Playing to the Masses

We have been lucky to have attracted significant publicity to our products.  Much of it is drawn from the fact that PeaceMaker and Play the News are inherently so different than the old-fashioned public perception of video games.  Politicians, parents and non-profits constantly deride the medium for being a “time waster,” “violent and shallow,” or even accuse it of being “a silent epidemic among our children” (Senator Clinton).  What would make a better feel-good story than a game about peace in the Middle East or Web games that connect people to headlines?

But such debates tend to be overly black and white.  I like this story in The Guardian, not only because it highlights us, but because it presents how much it’s not only about “shallow vs. deep” or “violent vs. peaceful,” but about a real passion to diversify the interactive audience and present new models to think about:

“Mainstream videogames may have all but conquered the 18-34 male demographic, and proven extremely pervasive throughout others, but their social stigma persists. One of the most obvious reasons for this – and one of the key points of the Byron Review ( – is the vast “generational gap” between gamers and non-gamers. Of course, this argument implies it’s just a matter of time before MP Keith Vaz sits down to a game of Grand Theft Auto VII, but Burak believes that before this can ever be achieved, we need to “dismantle the notion of the ‘gamer'”. “If you think about it,” he says, “you won’t call someone a ‘radio listener’, or ‘TV viewer’ – I mean, you might, but everyone is, right? Everyone is a filmgoer. This idea that people are ‘gamers’ is going to have to change. Everyone should be a gamer!”
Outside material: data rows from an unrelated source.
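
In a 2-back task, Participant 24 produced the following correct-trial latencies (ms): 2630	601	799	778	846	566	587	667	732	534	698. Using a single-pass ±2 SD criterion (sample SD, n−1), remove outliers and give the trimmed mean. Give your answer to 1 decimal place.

n = 11, ΣRT = 9438, M = 858.000
Σ(x−M)² = 3557696.00; s = √(3557696.00/10) = 596.464
Cutoffs: 858.000 ± 2·596.464 → [-334.9, 2050.9]
Outside: 2630 → excluded.
Retained (n=10): Σ = 6808, mean = 6808/10 = 680.800

680.8 ms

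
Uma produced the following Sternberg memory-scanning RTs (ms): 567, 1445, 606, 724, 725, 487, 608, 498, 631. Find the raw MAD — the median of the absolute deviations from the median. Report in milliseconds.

110 ms

Sorted: 487, 498, 567, 606, 608, 631, 724, 725, 1445 → median = 608
|x − 608|: 41, 837, 2, 116, 117, 121, 0, 110, 23
Sorted deviations: 0, 2, 23, 41, 110, 116, 117, 121, 837 → MAD = 110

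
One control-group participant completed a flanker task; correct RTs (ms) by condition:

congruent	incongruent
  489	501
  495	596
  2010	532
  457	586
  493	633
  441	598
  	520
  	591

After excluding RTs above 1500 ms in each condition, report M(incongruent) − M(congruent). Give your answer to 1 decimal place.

94.6 ms

congruent: exclude 2010
M(congruent) = 2375/5 = 475.000
M(incongruent) = 4557/8 = 569.625
Difference = 569.625 − 475.000 = 94.625 ms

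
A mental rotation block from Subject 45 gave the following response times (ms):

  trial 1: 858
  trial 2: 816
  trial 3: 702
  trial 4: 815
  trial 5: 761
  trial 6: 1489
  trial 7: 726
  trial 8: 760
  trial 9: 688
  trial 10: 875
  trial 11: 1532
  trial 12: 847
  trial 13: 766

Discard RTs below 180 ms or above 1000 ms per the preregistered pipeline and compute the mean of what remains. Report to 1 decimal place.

Excluded: 1489, 1532
Retained (n=11): Σ = 8614
Mean = 8614/11 = 783.0909

783.1 ms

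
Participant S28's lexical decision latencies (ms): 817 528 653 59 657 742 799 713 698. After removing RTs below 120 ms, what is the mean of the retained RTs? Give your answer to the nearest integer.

Excluded: 59
Retained (n=8): Σ = 5607
Mean = 5607/8 = 700.8750

701 ms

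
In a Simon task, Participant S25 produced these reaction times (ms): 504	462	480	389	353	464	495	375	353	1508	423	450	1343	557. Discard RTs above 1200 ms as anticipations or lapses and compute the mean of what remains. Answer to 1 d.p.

Excluded: 1343, 1508
Retained (n=12): Σ = 5305
Mean = 5305/12 = 442.0833

442.1 ms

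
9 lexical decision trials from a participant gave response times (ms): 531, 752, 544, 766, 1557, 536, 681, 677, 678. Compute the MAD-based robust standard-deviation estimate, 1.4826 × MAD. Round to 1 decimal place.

130.5 ms

Sorted: 531, 536, 544, 677, 678, 681, 752, 766, 1557 → median = 678
|x − 678| sorted: 0, 1, 3, 74, 88, 134, 142, 147, 879 → MAD = 88
Robust SD ≈ 1.4826 × 88 = 130.469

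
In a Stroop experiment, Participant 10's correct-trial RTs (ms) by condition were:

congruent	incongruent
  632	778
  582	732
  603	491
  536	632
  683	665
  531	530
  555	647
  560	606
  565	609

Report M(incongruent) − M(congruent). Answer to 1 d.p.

49.2 ms

M(congruent) = 5247/9 = 583.000
M(incongruent) = 5690/9 = 632.222
Difference = 632.222 − 583.000 = 49.222 ms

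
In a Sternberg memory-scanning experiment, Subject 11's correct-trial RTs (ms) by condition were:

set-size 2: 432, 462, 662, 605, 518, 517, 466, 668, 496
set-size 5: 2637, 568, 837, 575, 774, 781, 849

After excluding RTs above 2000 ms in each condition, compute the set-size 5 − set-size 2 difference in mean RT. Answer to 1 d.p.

set-size 5: exclude 2637
M(set-size 2) = 4826/9 = 536.222
M(set-size 5) = 4384/6 = 730.667
Difference = 730.667 − 536.222 = 194.444 ms

194.4 ms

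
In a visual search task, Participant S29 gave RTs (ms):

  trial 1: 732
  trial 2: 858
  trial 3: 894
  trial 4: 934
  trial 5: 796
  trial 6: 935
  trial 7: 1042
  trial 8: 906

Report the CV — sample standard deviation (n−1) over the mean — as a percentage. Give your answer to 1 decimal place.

n = 8, Σ = 7097, M = 887.1250
Σ(x−M)² = 62094.875; s = √(62094.875/7) = 94.1844
CV = 94.1844 / 887.1250 = 0.10617 = 10.617%

10.6%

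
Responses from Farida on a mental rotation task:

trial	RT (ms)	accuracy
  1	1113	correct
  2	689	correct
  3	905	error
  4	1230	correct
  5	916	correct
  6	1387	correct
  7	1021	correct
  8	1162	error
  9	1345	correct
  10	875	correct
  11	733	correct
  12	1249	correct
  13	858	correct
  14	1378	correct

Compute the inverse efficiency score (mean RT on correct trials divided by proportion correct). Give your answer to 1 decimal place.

Correct trials (n=12): 1113, 689, 1230, 916, 1387, 1021, 1345, 875, 733, 1249, 858, 1378
Mean correct RT = 12794/12 = 1066.1667 ms
Proportion correct = 12/14
IES = 1066.1667 / (12/14) = 1243.861 ms

1243.9 ms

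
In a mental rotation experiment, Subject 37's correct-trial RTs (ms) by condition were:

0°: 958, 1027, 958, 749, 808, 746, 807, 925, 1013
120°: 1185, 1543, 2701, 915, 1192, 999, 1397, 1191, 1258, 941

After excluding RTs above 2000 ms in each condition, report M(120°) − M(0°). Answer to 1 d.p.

292.2 ms

120°: exclude 2701
M(0°) = 7991/9 = 887.889
M(120°) = 10621/9 = 1180.111
Difference = 1180.111 − 887.889 = 292.222 ms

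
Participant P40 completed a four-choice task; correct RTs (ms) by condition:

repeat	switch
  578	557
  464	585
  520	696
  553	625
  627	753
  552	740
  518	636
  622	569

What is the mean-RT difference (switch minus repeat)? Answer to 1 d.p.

90.9 ms

M(repeat) = 4434/8 = 554.250
M(switch) = 5161/8 = 645.125
Difference = 645.125 − 554.250 = 90.875 ms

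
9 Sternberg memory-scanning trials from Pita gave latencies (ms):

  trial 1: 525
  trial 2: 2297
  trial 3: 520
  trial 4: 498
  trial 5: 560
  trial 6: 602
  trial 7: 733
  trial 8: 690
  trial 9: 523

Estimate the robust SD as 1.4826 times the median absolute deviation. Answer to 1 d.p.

62.3 ms

Sorted: 498, 520, 523, 525, 560, 602, 690, 733, 2297 → median = 560
|x − 560| sorted: 0, 35, 37, 40, 42, 62, 130, 173, 1737 → MAD = 42
Robust SD ≈ 1.4826 × 42 = 62.269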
As game developers and “gamers” shouldn’t we be happy that more people enjoy our medium?  When guests visit me I love getting the Wii out, creating a Mii for them and letting them wave the remote.  Especially for those who never tried it before – their eyes widen, their jaws drop and suddenly they realize that if they are not careful they could easily end up “gamers” themselves.

Sometimes PlayTheNews Becomes the News

On two separate occasions our news games were drawn into the event we had represented, when the real-life characters began paying attention to them.  How weird.
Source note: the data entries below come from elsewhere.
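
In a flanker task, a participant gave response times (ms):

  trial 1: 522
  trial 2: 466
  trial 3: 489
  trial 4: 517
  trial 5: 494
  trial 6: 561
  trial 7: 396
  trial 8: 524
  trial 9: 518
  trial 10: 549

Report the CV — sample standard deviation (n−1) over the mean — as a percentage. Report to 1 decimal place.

9.3%

n = 10, Σ = 5036, M = 503.6000
Σ(x−M)² = 19794.400; s = √(19794.400/9) = 46.8975
CV = 46.8975 / 503.6000 = 0.09312 = 9.312%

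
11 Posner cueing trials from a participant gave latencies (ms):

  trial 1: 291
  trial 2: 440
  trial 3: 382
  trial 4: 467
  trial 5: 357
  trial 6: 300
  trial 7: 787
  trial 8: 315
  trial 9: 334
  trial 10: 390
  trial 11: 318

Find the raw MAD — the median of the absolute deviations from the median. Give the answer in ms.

42 ms

Sorted: 291, 300, 315, 318, 334, 357, 382, 390, 440, 467, 787 → median = 357
|x − 357|: 66, 83, 25, 110, 0, 57, 430, 42, 23, 33, 39
Sorted deviations: 0, 23, 25, 33, 39, 42, 57, 66, 83, 110, 430 → MAD = 42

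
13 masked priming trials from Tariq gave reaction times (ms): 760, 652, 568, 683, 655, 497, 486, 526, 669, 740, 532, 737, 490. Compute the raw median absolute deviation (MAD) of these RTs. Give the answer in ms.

Sorted: 486, 490, 497, 526, 532, 568, 652, 655, 669, 683, 737, 740, 760 → median = 652
|x − 652|: 108, 0, 84, 31, 3, 155, 166, 126, 17, 88, 120, 85, 162
Sorted deviations: 0, 3, 17, 31, 84, 85, 88, 108, 120, 126, 155, 162, 166 → MAD = 88

88 ms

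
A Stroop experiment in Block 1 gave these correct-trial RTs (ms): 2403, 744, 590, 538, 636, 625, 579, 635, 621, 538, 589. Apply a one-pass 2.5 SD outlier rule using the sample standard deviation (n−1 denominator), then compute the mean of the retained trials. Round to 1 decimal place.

n = 11, ΣRT = 8498, M = 772.545
Σ(x−M)² = 2955990.73; s = √(2955990.73/10) = 543.690
Cutoffs: 772.545 ± 2.5·543.690 → [-586.7, 2131.8]
Outside: 2403 → excluded.
Retained (n=10): Σ = 6095, mean = 6095/10 = 609.500

609.5 ms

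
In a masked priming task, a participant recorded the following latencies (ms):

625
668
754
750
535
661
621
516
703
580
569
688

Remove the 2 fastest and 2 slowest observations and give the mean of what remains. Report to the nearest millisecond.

Sorted: 516, 535, 569, 580, 621, 625, 661, 668, 688, 703, 750, 754
Drop lowest 2 (516, 535) and highest 2 (750, 754)
Remaining (n=8): Σ = 5115, mean = 5115/8 = 639.375

639 ms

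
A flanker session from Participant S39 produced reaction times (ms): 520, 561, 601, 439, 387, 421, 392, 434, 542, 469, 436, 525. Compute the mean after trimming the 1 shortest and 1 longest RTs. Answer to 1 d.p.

Sorted: 387, 392, 421, 434, 436, 439, 469, 520, 525, 542, 561, 601
Drop lowest 1 (387) and highest 1 (601)
Remaining (n=10): Σ = 4739, mean = 4739/10 = 473.900

473.9 ms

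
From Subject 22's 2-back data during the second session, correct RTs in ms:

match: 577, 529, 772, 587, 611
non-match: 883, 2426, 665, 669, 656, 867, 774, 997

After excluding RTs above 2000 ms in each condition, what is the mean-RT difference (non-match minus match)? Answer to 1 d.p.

non-match: exclude 2426
M(match) = 3076/5 = 615.200
M(non-match) = 5511/7 = 787.286
Difference = 787.286 − 615.200 = 172.086 ms

172.1 ms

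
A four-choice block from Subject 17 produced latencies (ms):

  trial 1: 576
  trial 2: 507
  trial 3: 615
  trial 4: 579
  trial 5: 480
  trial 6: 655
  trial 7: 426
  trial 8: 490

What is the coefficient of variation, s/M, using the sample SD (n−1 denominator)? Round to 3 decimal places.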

First case: a game we published with Read Write Web about Data Portability.  The founder of DP, Chris Saad, who is represented by a role in the game, played it and promised not to spoil the game since he “knows the answers”.

Second case: our recent game about BoingBoing and Violet Blue was posted and hosted by Violet Blue on her blog, open to comments by her audience.

Will we see future feedback loops?  Say Obama looking at our community predictions/opinions for his prospective VP?